Monday, 17 November 2014

Josef Sablatnig. Der Sablatnig Flugzeugbau und sein Chefkonstrukteur Hans Seehase

Karl-Dieter Seifert, NORA Verlagsgemeinschaft Dyck & Westerheide, Berlin, Germany, 2002, GBSL Schriftenreihe 6, ISBN 3-935445-63-6. Illustrated, softcover, published in German.

Cover image © by NORA Verlagsgemeinschaft Dyck & Westerheide, 2002.

Karl-Dieter Seifert's Josef Sablatnig. Der Sablatnig Flugzeugbau und sein Chefkonstrukteur Hans Seehase [Josef Sablatnig. The Sablatnig Aircraft Plant And Its Chief Designer Hans Seehase] provides a long overdue appraisal of a little-known but nonetheless significant pioneer of German military and civil aviation. As in his later publication DKW und die Erla Me-Flugzeuge 1926 bis 1945 (2011, reviewed elsewhere in this blog), Seifert's book is a rather detailed exploration of the story of the Austrian-born protagonist whose vision led to the creation of an aircraft manufacturing operation as well as the subsequent fate of said operation and protagonist. Josef Sablatnig's name may ultimately have failed to achieve the prominence of better known contemporaries such as Hugo Junkers, Henrich Focke, or Georg Wulf (to name but a few), but both his aircraft and his path are certainly remarkable enough to warrant such a dedicated study.

Original source material about Josef Sablatnig and his aircraft is somewhat sparse. Sablatnig Flugzeugbau GmbH was formed in 1916, but Sablatnig left his struggling company already at the end of 1922, after a mere six years. Any aviation enterprise in Germany at that time was subject to the rigid provisions of the Versailles Treaty, rendering the future a rather bleak proposition. The onset of yet another world war a few years later further served to diminish memories and original documents that later could have served to fully reconstruct the existence of Sablatnig Flugzeugbau GmbH. It's to Seifert's credit that he has succeeded in assembling a sufficiently comprehensive history. This was possible, not least, because Seifert was able to establish contact to the families of Sablatnig and his former chief designer, Hans Seehase, thereby being granted access to remaining original material. This proved crucially beneficial for this book.
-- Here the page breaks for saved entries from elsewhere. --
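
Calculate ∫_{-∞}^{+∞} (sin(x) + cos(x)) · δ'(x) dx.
-1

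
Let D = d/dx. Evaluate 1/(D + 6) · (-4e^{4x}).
- \frac{2 e^{4 x}}{5}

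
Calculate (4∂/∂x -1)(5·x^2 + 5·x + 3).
- 5 x^{2} + 35 x + 17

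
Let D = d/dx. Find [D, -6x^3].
- 18 x^{2}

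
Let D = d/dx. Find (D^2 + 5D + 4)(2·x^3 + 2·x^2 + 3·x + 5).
8 x^{3} + 38 x^{2} + 44 x + 39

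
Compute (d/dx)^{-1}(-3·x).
- \frac{3 x^{2}}{2}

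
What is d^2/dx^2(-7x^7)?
- 294 x^{5}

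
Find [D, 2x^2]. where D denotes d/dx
4 x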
There are many aspects in Seifert's account of Sablatnig Flugzeugbau GmbH that are utterly fascinating, among them the description of the conditions that prevailed in post-World War I Germany. Also illuminated is Sablatnig Flugzeugbau GmbH's foundation of Luftverkehr Sablatnig, one of Germany's first airline services (later Lloyd Luftverkehr Sablatnig, jointly operated with Norddeutsche Lloyd). The book is filled with many such details, thereby providing engrossing context not only with regard to Sablatnig's own story but also pertaining to Germany's later resurgence as one of the leaders in aviation technology. Moreover, Siebert has collected a great number of period photographs which serve to greatly enhance the book's text. Photo reproduction (in black & white) is quite good, although it still could have been improved if the publisher would have provided for a better paper quality. Nonetheless, there are highly intriguing images of Sablatnig's aircraft, manufacturing operations, technical details, and occurrences and mishaps. The image content also includes original drawings and documents.

Seifert's narrative follows Sablatnig and Seehase even after Sablatnig's temporary retirement from the ailing aviation industry. Among other episodes, it chronicles Sablatnig's attempts to establish himself as a competitor in the rapidly evolving automotive industry, his affiliations with the DVL and Junkers, as well as his last years during World War II. One of the final photos in the book shows an aged but seemingly very content Josef Sablatnig with his daughter. Only five pages later, the reader learns of Sablatnig's imprisonment by the Soviets after the cessation of hostilities, on June 16, 1945. Sablatnig died at Buchenwald concentration camp in 1946.

Karl-Dieter Seifert's Josef Sablatnig. Der Sablatnig Flugzeugbau und sein Chefkonstrukteur Hans Seehase is a small but unreservedly important and fascinating contribution to the ever-continuing quest to complete a comprehensive chronology of Germany aviation history. Highly recommended.